Der Ausbruch der Bundibugyo-Viruskrankheit (BVD), einer Form der Ebola-Viruskrankheit, hält in der Demokratischen Republik Kongo (DRK) und Uganda an. Bis Ende Mai 2026 wurden in Afrika insgesamt 133 bestätigte Fälle und 17 bestätigte Todesfälle registriert. Das Hauptgeschehen konzentriert sich weiterhin auf die Provinzen Ituri, Nord-Kivu und South Kivu in der DRK.
Am 30.05.2026 wurde erstmals ein Verdachtsfall außerhalb Afrikas und Europas gemeldet. Ein 37-jähriger Mann aus der DRK, der kürzlich nach Brasilien eingereist war, wurde in São Paulo mit Fieber in ein spezialisiertes Infektionszentrum verlegt und isoliert. Die Laboruntersuchungen zur Bestätigung oder zum Ausschluss einer Bundibugyo-Virusinfektion laufen derzeit. Bestätigte Fälle in Brasilien wurden bislang nicht festgestellt.
Parallel dazu besuchte der Generaldirektor der Weltgesundheitsorganisation (WHO) das Ausbruchszentrum in Bunia (Ituri, DRK), um die internationalen Eindämmungsmaßnahmen zu unterstützen und die Zusammenarbeit mit lokalen Gemeinden zu stärken.
Erreger: Bundibugyo-Ebolavirus (Filovirus).
Übertragung: Direkter Kontakt mit Körperflüssigkeiten infizierter Personen oder Verstorbener sowie kontaminierten Materialien.
Inkubationszeit: Meist 2–21 Tage.
Symptome: Fieber, Schwäche, Kopf- und Muskelschmerzen, Erbrechen, Durchfall sowie in schweren Fällen Blutungen und Organversagen.
Komplikationen: Septischer Schock, Multiorganversagen und hohe Sterblichkeit möglich.

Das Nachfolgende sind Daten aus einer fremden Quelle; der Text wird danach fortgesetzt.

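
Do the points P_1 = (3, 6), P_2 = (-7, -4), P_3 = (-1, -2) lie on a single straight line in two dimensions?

No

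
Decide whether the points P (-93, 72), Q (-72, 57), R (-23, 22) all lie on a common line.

PQ = (21, -15), PR = (70, -50).
det[PQ; PR] = (21)(-50) − (-15)(70) = 0.
The determinant is zero, so the points are collinear.

Yes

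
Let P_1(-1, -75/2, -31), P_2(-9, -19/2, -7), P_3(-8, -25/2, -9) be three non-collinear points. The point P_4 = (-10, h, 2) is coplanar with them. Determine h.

A normal to the plane is n = P_1P_2 × P_1P_3 = (16, 8, -4).
P_4 lies in the plane iff n · P_1P_4 = 0.
This gives (8)h + (24) = 0, so h = -3.

-3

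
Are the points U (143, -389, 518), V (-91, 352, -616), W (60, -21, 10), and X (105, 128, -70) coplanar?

No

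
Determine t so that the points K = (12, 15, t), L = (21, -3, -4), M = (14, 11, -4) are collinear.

Collinearity requires KL × KM = 0; each component is linear in t.
The x-component gives (14)t + (56) = 0, so t = -4.
The remaining components then also vanish.

-4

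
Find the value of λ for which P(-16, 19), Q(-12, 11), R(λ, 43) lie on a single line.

The three points are collinear iff det[PQ; PR] = 0.
This determinant is linear in λ: (8)λ + (224) = 0, so λ = -28.

-28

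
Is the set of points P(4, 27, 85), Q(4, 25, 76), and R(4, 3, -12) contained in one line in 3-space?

PQ = (0, -2, -9), PR = (0, -24, -97).
PQ × PR = (-22, 0, 0).
The cross product is nonzero, so the points do not lie on one line.

No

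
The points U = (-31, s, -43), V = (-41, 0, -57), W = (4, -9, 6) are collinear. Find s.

Collinearity requires UV × UW = 0; each component is linear in s.
The x-component gives (-63)s + (-126) = 0, so s = -2.
The remaining components then also vanish.

-2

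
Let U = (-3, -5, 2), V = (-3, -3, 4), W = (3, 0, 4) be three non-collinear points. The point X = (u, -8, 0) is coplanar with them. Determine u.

-5

Coplanarity requires UV · (UW × UX) = 0.
UV = (0, 2, 2), UW = (6, 5, 2); the triple product is linear in u with coefficient -6 and constant term -30.
Setting it to zero: u = -5.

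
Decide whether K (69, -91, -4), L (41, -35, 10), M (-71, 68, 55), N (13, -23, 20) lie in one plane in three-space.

A normal to the plane through K, L, M is n = KL × KM = (1078, -308, 3388).
The plane has equation n·P = 88858. For N: n·N = 88858.
Equal, so N lies in the plane and all four are coplanar.

Yes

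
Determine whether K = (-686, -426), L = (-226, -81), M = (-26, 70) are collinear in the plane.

No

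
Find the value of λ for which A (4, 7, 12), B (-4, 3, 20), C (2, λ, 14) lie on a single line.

6

Collinearity requires AB × AC = 0; each component is linear in λ.
The x-component gives (-8)λ + (48) = 0, so λ = 6.
The remaining components then also vanish.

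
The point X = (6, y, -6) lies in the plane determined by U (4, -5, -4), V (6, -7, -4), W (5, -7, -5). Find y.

-9

The plane through U, V, W has equation 2x + 2y − 2z = 6.
Substituting X: (2)y + (24) = 6, so y = -9.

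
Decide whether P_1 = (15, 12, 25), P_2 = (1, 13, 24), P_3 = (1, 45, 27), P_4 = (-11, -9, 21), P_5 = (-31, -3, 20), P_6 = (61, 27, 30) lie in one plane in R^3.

Yes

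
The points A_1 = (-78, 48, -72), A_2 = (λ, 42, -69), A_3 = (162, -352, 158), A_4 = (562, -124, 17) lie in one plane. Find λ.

-50

Normal to plane A_1A_3A_4: n = (3960, 125840, 214720); plane equation n·P = -9728400.
Requiring n·A_2 = -9728400: (3960)λ + (-9530400) = -9728400.
So λ = -50.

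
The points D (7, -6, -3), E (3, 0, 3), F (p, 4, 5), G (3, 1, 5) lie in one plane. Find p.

-1

The points are coplanar iff DE · (DF × DG) = 0.
Expanding, this is linear in p: (-6)p + (-6) = 0.
So p = -1.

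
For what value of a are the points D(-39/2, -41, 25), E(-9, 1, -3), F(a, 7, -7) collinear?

-15/2

Collinearity requires DE × DF = 0; each component is linear in a.
The y-component gives (-28)a + (-210) = 0, so a = -15/2.
The remaining components then also vanish.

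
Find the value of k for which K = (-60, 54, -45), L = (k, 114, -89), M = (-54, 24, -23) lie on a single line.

-72

Collinearity requires KL × KM = 0; each component is linear in k.
The y-component gives (-22)k + (-1584) = 0, so k = -72.
The remaining components then also vanish.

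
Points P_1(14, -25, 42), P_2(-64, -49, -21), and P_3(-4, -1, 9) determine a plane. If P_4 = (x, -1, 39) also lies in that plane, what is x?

26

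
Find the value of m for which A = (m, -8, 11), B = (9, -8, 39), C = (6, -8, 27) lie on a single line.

Direction BC = (-3, 0, -12). From the z-coordinate of A, the parameter along the line is τ = (11 − 39)/(-12) = 7/3.
Then m = 9 + 7/3·(-3) = 2.

2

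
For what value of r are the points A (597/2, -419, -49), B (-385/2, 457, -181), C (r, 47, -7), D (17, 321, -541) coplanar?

-2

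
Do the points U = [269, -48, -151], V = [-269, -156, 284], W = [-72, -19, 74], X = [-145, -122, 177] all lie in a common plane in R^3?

The four points are coplanar iff the 3×3 determinant with rows UV, UW, UX is zero.
Rows: (-538, -108, 435), (-341, 29, 225), (-414, -74, 328).
Expanding along the first row: (-538)(26162) − (-108)(-18698) + (435)(37240) = 104860.
Nonzero ⇒ not coplanar.

No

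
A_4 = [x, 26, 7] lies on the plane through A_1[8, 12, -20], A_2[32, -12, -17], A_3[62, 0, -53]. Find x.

-41

Coplanarity requires A_1A_2 · (A_1A_3 × A_1A_4) = 0.
A_1A_2 = (24, -24, 3), A_1A_3 = (54, -12, -33); the triple product is linear in x with coefficient 828 and constant term 33948.
Setting it to zero: x = -41.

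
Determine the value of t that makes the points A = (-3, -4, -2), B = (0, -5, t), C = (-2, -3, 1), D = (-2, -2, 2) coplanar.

Normal to plane ACD: n = (-2, -1, 1); plane equation n·P = 8.
Requiring n·B = 8: (1)t + (5) = 8.
So t = 3.

3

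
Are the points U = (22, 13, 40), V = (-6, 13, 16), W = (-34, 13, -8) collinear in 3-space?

Yes

UV = (-28, 0, -24), UW = (-56, 0, -48).
UV × UW = (0, 0, 0).
The cross product vanishes, so the three points are collinear.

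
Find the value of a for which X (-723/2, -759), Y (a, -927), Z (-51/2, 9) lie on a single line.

The three points are collinear iff det[XY; XZ] = 0.
This determinant is linear in a: (768)a + (334080) = 0, so a = -435.

-435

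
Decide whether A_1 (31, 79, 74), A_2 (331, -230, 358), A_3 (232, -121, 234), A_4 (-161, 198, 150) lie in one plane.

No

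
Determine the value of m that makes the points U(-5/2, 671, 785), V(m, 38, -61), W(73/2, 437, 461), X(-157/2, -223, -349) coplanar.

37

Coplanarity ⇔ det[UV; UW; UX] = 0.
Expanding, this is linear in m: (-24300)m + (899100) = 0.
So m = 37.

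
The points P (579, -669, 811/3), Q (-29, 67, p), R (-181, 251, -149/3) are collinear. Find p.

43/3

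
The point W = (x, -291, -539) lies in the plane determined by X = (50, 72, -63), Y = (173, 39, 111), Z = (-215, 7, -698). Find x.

163

The plane through X, Y, Z has equation 32265x + 31995y − 16740z = 4971510.
Substituting W: (32265)x + (-287685) = 4971510, so x = 163.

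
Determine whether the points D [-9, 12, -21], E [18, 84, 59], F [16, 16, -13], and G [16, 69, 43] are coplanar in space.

No

The four points are coplanar iff the 3×3 determinant with rows DE, DF, DG is zero.
Rows: (27, 72, 80), (25, 4, 8), (25, 57, 64).
Expanding along the first row: (27)(-200) − (72)(1400) + (80)(1325) = -200.
Nonzero ⇒ not coplanar.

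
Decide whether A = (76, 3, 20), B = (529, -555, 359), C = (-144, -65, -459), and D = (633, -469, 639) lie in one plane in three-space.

With A as base: AB = (453, -558, 339), AC = (-220, -68, -479), AD = (557, -472, 619).
AC × AD = (-268180, -130623, 141716).
AB · (AC × AD) = -556182.
Since -556182 ≠ 0, the four points are not coplanar.

No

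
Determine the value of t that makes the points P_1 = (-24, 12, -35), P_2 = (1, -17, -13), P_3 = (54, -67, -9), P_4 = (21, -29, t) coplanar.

Coplanarity ⇔ det[P_1P_2; P_1P_3; P_1P_4] = 0.
Expanding, this is linear in t: (287)t + (10619) = 0.
So t = -37.

-37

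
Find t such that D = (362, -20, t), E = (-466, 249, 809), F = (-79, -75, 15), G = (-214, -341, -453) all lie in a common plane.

-56

Coplanarity ⇔ det[DE; DF; DG] = 0.
Expanding, this is linear in t: (146682)t + (8214192) = 0.
So t = -56.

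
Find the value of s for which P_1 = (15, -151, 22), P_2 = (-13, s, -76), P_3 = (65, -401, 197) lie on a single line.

Collinearity requires P_1P_2 × P_1P_3 = 0; each component is linear in s.
The x-component gives (175)s + (1925) = 0, so s = -11.
The remaining components then also vanish.

-11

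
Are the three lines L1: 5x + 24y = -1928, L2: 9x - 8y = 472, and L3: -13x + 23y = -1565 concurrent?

No

Intersecting L1 and L2: solving the 2×2 system gives (x, y) = (-16, -77).
Substitute into L3: (-13)(-16) + (23)(-77) = -1563.
But L3 requires -1565 ≠ -1563, so the three lines have no common point.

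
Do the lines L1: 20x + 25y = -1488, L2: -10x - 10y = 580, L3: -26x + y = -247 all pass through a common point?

No

Intersecting L1 and L2: solving the 2×2 system gives (x, y) = (38/5, -328/5).
Substitute into L3: (-26)(38/5) + (1)(-328/5) = -1316/5.
But L3 requires -247 ≠ -1316/5, so the three lines have no common point.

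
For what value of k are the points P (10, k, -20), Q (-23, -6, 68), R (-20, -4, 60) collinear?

Direction QR = (3, 2, -8). From the x-coordinate of P, the parameter along the line is τ = (10 − (-23))/3 = 11.
Then k = (-6) + 11·(2) = 16.

16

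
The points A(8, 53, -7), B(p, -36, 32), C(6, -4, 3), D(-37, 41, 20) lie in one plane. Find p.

The points are coplanar iff AB · (AC × AD) = 0.
Expanding, this is linear in p: (-1419)p + (-52503) = 0.
So p = -37.

-37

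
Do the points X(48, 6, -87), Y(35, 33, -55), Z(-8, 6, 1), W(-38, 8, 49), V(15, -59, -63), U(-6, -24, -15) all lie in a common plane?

The plane through X, Y, Z has normal n = XY × XZ = (2376, -648, 1512) and equation n·P = -21384.
Checking the remaining points: n·W = -21384, n·V = -21384, n·U = -21384.
All equal -21384, so all 6 points lie in one plane.

Yes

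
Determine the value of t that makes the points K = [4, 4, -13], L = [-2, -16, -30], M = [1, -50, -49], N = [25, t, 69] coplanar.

110

The points are coplanar iff KL · (KM × KN) = 0.
Expanding, this is linear in t: (-165)t + (18150) = 0.
So t = 110.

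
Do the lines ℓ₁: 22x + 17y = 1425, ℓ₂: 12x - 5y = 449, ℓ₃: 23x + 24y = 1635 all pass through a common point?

No

Intersecting ℓ₁ and ℓ₂: solving the 2×2 system gives (x, y) = (47, 23).
Substitute into ℓ₃: (23)(47) + (24)(23) = 1633.
But ℓ₃ requires 1635 ≠ 1633, so the three lines have no common point.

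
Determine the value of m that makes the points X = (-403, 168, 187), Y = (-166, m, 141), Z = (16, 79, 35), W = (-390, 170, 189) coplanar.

Coplanarity ⇔ det[XY; XZ; XW] = 0.
Expanding, this is linear in m: (-2814)m + (410844) = 0.
So m = 146.

146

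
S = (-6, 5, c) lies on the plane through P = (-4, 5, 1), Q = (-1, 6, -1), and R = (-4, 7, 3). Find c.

A normal to the plane is n = PQ × PR = (6, -6, 6).
S lies in the plane iff n · PS = 0.
This gives (6)c + (-18) = 0, so c = 3.

3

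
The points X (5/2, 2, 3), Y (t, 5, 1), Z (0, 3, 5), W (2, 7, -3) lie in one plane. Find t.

1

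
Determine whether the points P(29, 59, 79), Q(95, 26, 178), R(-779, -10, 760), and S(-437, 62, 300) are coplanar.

A normal to the plane through P, Q, R is n = PQ × PR = (-15642, -124938, -31218).
The plane has equation n·X = -10291182. For S: n·S = -10276002.
-10276002 ≠ -10291182, so S is off the plane.

No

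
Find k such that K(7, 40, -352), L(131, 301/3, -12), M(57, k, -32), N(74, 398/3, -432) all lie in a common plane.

The points are coplanar iff KL · (KM × KN) = 0.
Expanding, this is linear in k: (-32700)k + (741200) = 0.
So k = 68/3.

68/3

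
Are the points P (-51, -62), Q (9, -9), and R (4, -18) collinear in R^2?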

Therapie: Keine zugelassene spezifische Therapie oder Impfung gegen Bundibugyo-Ebolavirus verfügbar; Behandlung erfolgt unterstützend intensivmedizinisch.
Bewertung der Situation
Der gemeldete Verdachtsfall in Brasilien verdeutlicht die Möglichkeit internationaler Einschleppungen durch den globalen Reiseverkehr. Aufgrund der langen Inkubationszeit von bis zu 21 Tagen können infizierte Personen symptomfrei reisen, bevor erste Krankheitszeichen auftreten. Der Verdachtsfall ist jedoch bislang nicht bestätigt, und frühere Verdachtsmeldungen außerhalb Afrikas wurden nach Labortests ausgeschlossen.
Die Ausbruchssituation in der DRK bleibt aufgrund bewaffneter Konflikte, hoher Bevölkerungsmobilität, Vertreibungen und begrenzter Gesundheitsressourcen komplex. Krankenhaus- und bestattungsassoziierte Übertragungen stellen weiterhin wichtige Treiber des Ausbruchsgeschehens dar.
Die WHO bewertet das Risiko einer internationalen Ausbreitung weiterhin als begrenzt. Für die Allgemeinbevölkerung außerhalb der betroffenen Regionen besteht derzeit kein erhöhtes Risiko. Für Reisende in die Ausbruchsgebiete bleibt das Risiko bei konsequenter Einhaltung der Schutzmaßnahmen niedrig.
Empfehlungen
Reisende: reisemedizinische Beratung einholen. Nicht notwendige Reisen in betroffene Regionen der DRK und Ugandas vermeiden. Direkten Kontakt zu Erkrankten, Verstorbenen sowie potenziell kontaminierten Materialien vermeiden. Hygienemaßnahmen konsequent einhalten.
Unternehmen mit Entsendungen: arbeitsmedizinische Vorsorge sicherstellen. Reise- und Sicherheitskonzepte für Mitarbeitende in Zentralafrika überprüfen, Gesundheitsinformationen regelmäßig aktualisieren und Verfahren zur medizinischen Abklärung sowie Evakuierung sicherstellen. Mitarbeitende sollten über Symptome, Meldewege und Schutzmaßnahmen informiert sein.